Le jour où j’ai reçu un appel de « Google »
Les escrocs deviennent chaque jour plus sophistiqués.
Si vous souhaitez que je continue à partager mes écrits en français, je vous serais reconnaissant de transmettre cette publication à trois amis et de les inviter à s’abonner.
- Yascha
L’appel est arrivé à un moment inopportun, comme c’est toujours le cas, je suppose.
C’était une journée d’automne parfaite. Le temps était juste assez doux pour donner envie de passer du temps dehors, et juste assez frais pour que l’on sache au fond de soi que l’on ne retrouverait pas cette sensation avant plusieurs mois. J’étais à Paris avec l’un de mes meilleurs amis d’université, un professionnel très occupé avec un jeune enfant, profitant d’un après-midi rare où nous pouvions simplement nous promener dans une belle ville et discuter du monde. Nous étions dans le Marais, l’un des quartiers les plus touristiques, même si mon ami m’avait emmené là pour me montrer la conversion d’une tour de bureaux brutaliste qu’il admirait plutôt que pour boire un verre dans l’un des nombreux bars à vin, lorsque mon téléphone a sonné : « Google », indiquait l’écran.

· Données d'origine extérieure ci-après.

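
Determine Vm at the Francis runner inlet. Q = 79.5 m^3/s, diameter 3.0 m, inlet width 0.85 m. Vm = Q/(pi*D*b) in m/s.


Vm = 79.5 / (pi * 3.0 * 0.85) = 9.9238 m/s


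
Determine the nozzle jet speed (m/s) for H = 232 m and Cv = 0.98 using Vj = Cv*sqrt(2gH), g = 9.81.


Vj = 0.98 * sqrt(2*9.81*232) = 66.1180 m/s


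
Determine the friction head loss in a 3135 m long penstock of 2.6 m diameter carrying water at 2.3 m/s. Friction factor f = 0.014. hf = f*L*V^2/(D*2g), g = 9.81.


hf = 0.014 * 3135 * 2.3^2 / (2.6 * 2 * 9.81) = 4.5514 m


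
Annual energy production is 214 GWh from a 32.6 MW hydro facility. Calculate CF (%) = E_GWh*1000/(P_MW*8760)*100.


CF = 214 * 1000 / (32.6 * 8760) * 100 = 74.9363 %


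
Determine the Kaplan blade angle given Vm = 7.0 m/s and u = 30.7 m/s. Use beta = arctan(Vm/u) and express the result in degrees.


beta = arctan(7.0 / 30.7) = 12.8446 degrees


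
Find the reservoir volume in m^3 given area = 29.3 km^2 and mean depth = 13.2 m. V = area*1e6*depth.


V = 29.3 * 1e6 * 13.2 = 3.8676e+08 m^3


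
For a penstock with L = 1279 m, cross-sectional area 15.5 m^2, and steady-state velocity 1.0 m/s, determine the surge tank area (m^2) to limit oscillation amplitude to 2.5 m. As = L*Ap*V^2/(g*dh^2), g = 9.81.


As = 1279 * 15.5 * 1.0^2 / (9.81 * 2.5^2) = 323.3354 m^2


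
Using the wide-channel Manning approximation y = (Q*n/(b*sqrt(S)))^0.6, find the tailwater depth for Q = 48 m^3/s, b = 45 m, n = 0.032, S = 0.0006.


y = (48 * 0.032 / (45 * 0.0006^0.5))^0.6 = 1.2203 m


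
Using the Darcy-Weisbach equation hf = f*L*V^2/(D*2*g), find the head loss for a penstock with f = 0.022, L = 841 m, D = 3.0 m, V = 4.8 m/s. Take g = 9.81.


hf = 0.022 * 841 * 4.8^2 / (3.0 * 2 * 9.81) = 7.2424 m


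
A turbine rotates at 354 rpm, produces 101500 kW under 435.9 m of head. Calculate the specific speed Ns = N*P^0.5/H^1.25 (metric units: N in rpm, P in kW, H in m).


Ns = 354 * 101500^0.5 / 435.9^1.25 = 56.6243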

Ma première réaction a été d’ignorer l’appel. Mais je n’avais jamais reçu d’appel de Google auparavant. Puis je me suis souvenu que j’avais reçu une demande étrange d’approuver une tentative de connexion via l’application YouTube un peu plus tôt dans la journée. J’avais supposé que cette notification était l’une de ces tentatives de phishing que l’on reçoit parfois, et je ne m’en étais pas trop préoccupé. Mais cette coïncidence apparente m’a fait penser que je ferais mieux de prendre l’appel.
L’homme à l’autre bout du fil était très professionnel. Dans un anglais américain sans accent, il s’est présenté comme membre de l’équipe de sécurité de Google. Il a commencé par vérifier mon identité : « Êtes-vous Yascha [deuxième prénom] Mounk ? » J’ai confirmé que c’était bien moi. « Résidez-vous à [adresse] ? » J’ai confirmé que oui. « Les quatre derniers chiffres de votre numéro de sécurité sociale sont-ils [XXXX] ? »1 J’ai confirmé que oui.

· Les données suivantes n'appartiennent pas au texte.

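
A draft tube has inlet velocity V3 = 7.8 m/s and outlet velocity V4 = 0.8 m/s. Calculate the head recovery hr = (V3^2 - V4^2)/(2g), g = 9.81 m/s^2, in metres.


hr = (7.8^2 - 0.8^2) / (2*9.81) = 3.0683 m


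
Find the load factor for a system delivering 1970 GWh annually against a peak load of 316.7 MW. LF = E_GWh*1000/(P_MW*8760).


LF = 1970 * 1000 / (316.7 * 8760) = 0.7101


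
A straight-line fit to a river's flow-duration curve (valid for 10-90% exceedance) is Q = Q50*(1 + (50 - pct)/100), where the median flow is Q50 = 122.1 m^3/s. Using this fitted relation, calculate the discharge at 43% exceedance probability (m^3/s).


Q = 122.1 * (1 + (50 - 43)/100) = 130.6470 m^3/s


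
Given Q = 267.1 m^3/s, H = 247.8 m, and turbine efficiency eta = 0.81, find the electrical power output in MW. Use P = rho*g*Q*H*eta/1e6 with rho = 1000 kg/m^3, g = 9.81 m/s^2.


P = 1000 * 9.81 * 267.1 * 247.8 * 0.81 / 1e6 = 525.9315 MW


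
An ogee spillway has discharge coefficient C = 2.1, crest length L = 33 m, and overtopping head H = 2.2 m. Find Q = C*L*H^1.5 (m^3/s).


Q = 2.1 * 33 * 2.2^1.5 = 226.1347 m^3/s


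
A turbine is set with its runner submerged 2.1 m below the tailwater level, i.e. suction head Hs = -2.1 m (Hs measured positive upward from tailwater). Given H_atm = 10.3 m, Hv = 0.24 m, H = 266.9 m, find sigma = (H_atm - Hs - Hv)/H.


sigma = (10.3 - (-2.1) - 0.24) / 266.9 = 0.0456


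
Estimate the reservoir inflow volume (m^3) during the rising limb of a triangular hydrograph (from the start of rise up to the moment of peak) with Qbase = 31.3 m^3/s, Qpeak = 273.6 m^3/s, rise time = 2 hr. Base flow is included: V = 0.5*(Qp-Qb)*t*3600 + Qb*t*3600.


V = 0.5*(273.6 - 31.3)*2*3600 + 31.3*2*3600 = 1.0976e+06 m^3


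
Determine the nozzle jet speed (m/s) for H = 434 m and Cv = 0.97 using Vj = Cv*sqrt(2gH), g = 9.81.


Vj = 0.97 * sqrt(2*9.81*434) = 89.5089 m/s


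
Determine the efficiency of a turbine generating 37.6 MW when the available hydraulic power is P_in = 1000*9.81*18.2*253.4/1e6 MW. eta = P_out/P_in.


P_in = 1000 * 9.81 * 18.2 * 253.4 / 1e6 = 45.2425 MW
eta = 37.6 / 45.2425 = 0.8311


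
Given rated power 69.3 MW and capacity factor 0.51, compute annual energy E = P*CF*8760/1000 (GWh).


E = 69.3 * 0.51 * 8760 / 1000 = 309.6047 GWh


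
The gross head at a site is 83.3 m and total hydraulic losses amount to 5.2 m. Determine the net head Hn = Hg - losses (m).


Hn = 83.3 - 5.2 = 78.1000 m


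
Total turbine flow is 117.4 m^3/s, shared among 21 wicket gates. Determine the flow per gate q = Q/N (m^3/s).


q = 117.4 / 21 = 5.5905 m^3/s


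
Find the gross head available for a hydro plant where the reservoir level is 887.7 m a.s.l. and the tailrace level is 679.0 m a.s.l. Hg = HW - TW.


Hg = 887.7 - 679.0 = 208.7000 m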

« Il y a environ une demi-heure, quelqu’un a contacté Google avec une copie de votre permis de conduire et d’autres informations d’identification afin de récupérer l’accès à un compte dont vous auriez été exclu. Nous vous appelons par courtoisie pour nous assurer que c’était bien vous. » J’ai expliqué que ce n’était en fait pas moi.
L’interlocuteur m’a alors expliqué qu’il craignait que ce soit le cas. Le nombre et la sophistication des tentatives d’hameçonnage avaient considérablement augmenté ces derniers temps, m’a-t-il dit. Les pirates avaient réussi à associer leur adresse Gmail (il m’a lentement épelé une étrange chaîne de caractères : besuvsjhcbc@gmail.com) à mon compte. En conséquence, l’escroc avait désormais un accès complet à tous mes e-mails. Il fallait agir rapidement.
« Bien sûr », ai-je répondu. « Pouvez-vous immédiatement bloquer l’accès à mon compte, s’il vous plaît ? »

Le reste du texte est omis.